By Borys Krawczeniuk and Michael Sisak
Republican U.S. Senate candidate Pat Toomey accused Democratic candidate Joe Sestak of supporting Democratic policies designed to turn the country into "a European-style welfare state."
Citing the Wall Street and automobile industry bailouts, the $787 billion economic stimulus package and the $940 billion health care reform bill, Mr. Toomey said they have led to "deficits and debt that are completely unaffordable" and a tepid economic recovery.
"Joe Sestak, my opponent, is 100 percent in favor of this whole agenda and his whole agenda, and his only criticism is it doesn't go far enough," Mr. Toomey told about a dozen supporters gathered at the Pierce Street Deli.
The stop was one of seven on the first day of a four-day, 23-county tour with his family in a recreational vehicle. Mr. Toomey later made similar remarks to about two dozen party activists at Arcaro & Genell in Old Forge.
Both stops were greeted by Democratic Party-organized protesters who are shadowing Mr. Toomey. They scolded the former interest- and currency-rate swaps trader for his Wall Street ties.
"Main Street, not Wall Street," the Democrats chanted outside the Old Forge restaurant.
Mr. Toomey's campaign put out a news release highlighting an unemployment rate that remains higher than predicted in Lackawanna and Luzerne counties, despite the stimulus.
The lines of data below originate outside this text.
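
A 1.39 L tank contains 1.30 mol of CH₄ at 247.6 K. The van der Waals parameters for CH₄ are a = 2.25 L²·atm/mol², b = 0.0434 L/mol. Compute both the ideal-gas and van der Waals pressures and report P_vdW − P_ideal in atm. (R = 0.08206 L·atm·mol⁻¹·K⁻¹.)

ΔP ≈ -1.164 atm

Ideal: P_ideal = nRT/V = (1.30)(0.08206)(247.6)/1.39 = 19.0025 atm
vdW: P = nRT/(V − nb) − a n²/V² = 26.4135/1.33358 − 3.80250/1.93210 = 19.8065 − 1.96807 = 17.8384 atm
ΔP = 17.8384 − 19.0025 = -1.164 atm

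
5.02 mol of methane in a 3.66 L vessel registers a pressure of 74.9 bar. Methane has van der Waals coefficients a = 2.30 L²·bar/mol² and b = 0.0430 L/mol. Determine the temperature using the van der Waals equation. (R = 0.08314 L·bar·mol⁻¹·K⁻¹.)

T = (P + a n²/V²)(V − nb)/(nR)
P + a n²/V² = 74.9 + (2.30)(5.02)²/(3.66)² = 79.227 bar
V − nb = 3.66 − (5.02)(0.0430) = 3.4441 L
T = (79.227)(3.4441)/((5.02)(0.08314)) = 653.8 K

T ≈ 653.8 K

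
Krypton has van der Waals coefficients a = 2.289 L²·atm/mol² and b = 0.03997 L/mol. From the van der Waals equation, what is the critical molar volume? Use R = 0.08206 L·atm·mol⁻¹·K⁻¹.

For a van der Waals gas, V_m,c = 3b.
V_m,c = 3×0.03997 = 0.1199 L/mol

V_m,c ≈ 0.1199 L/mol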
In an interview later, Mr. Toomey dismissed economists who say the downturn would have been worse without the stimulus, citing other economists who think the stimulus accomplished nothing, he said. He also dismissed the turnaround of General Motors and Chrysler because of bailout funding, which President Barack Obama recently highlighted.
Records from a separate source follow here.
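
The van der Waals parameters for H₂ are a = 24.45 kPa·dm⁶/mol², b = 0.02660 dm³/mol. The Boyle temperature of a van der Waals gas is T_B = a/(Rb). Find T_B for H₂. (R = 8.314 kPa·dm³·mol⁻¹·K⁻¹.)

For a van der Waals gas the second virial coefficient B₂ = b − a/(RT) vanishes at T_B = a/(Rb).
T_B = 24.45/(8.314×0.02660) = 24.45/0.22115 = 110.6 K

T_B ≈ 110.6 K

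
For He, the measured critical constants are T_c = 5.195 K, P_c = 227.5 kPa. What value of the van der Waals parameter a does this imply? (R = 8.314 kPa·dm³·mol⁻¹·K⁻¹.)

a ≈ 3.459 kPa·dm⁶/mol²

From T_c = 8a/(27Rb) and P_c = a/(27b²): a = 27 R² T_c²/(64 P_c).
a = 27×(8.314)²×(5.195)²/(64×227.5) = 50368/14560 = 3.459 kPa·dm⁶/mol²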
"So taxpayers had to shovel a boatload of money into these companies and now, for the moment, they're profitable. That's not a viable model in my mind," he said. "I just don't think that's fair to the taxpayers."
In Old Forge, Rosanne Kolberg, a Democratic organizer, was among eight protesters, and taunted Mr. Toomey with a sign that said, "Thanks for being our friend," followed by a red heart and the words, "Wall Street."
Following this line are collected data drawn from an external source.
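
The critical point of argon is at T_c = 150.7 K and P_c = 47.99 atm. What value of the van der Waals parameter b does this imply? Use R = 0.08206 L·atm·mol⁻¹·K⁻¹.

From T_c = 8a/(27Rb) and P_c = a/(27b²): b = R T_c/(8 P_c).
b = (0.08206)(150.7)/(8×47.99) = 12.366/383.92 = 0.03221 L/mol

b ≈ 0.03221 L/mol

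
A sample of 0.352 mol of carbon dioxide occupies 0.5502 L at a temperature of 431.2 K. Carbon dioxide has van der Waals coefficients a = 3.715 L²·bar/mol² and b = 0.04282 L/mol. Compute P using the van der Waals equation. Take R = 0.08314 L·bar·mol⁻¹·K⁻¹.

P = nRT/(V − nb) − a n²/V²
nRT/(V − nb) = (0.352)(0.08314)(431.2)/(0.5502 − 0.352×0.04282) = 12.619/0.53513 = 23.581 bar
a n²/V² = (3.715)(0.352)²/(0.5502)² = 1.5206 bar
P = 23.581 − 1.5206 = 22.06 bar

P ≈ 22.06 bar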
"Anybody that wants to bet on everyone else losing their shirt, stick with Pat Toomey," Ms. Kolberg said.
Mr. Toomey said his Wall Street work helped companies borrow and manage risk so they could hire more people.
"I left Wall Street 20 years ago, but one of the things I learned when I was on Wall Street is that's the last place I think taxpayer bailout dollars should go for bailouts," he said. "Joe Sestak supported all of those bailouts, and he supports still more bailouts, and I opposed them. I think that makes it pretty clear who's on the side of Wall Street."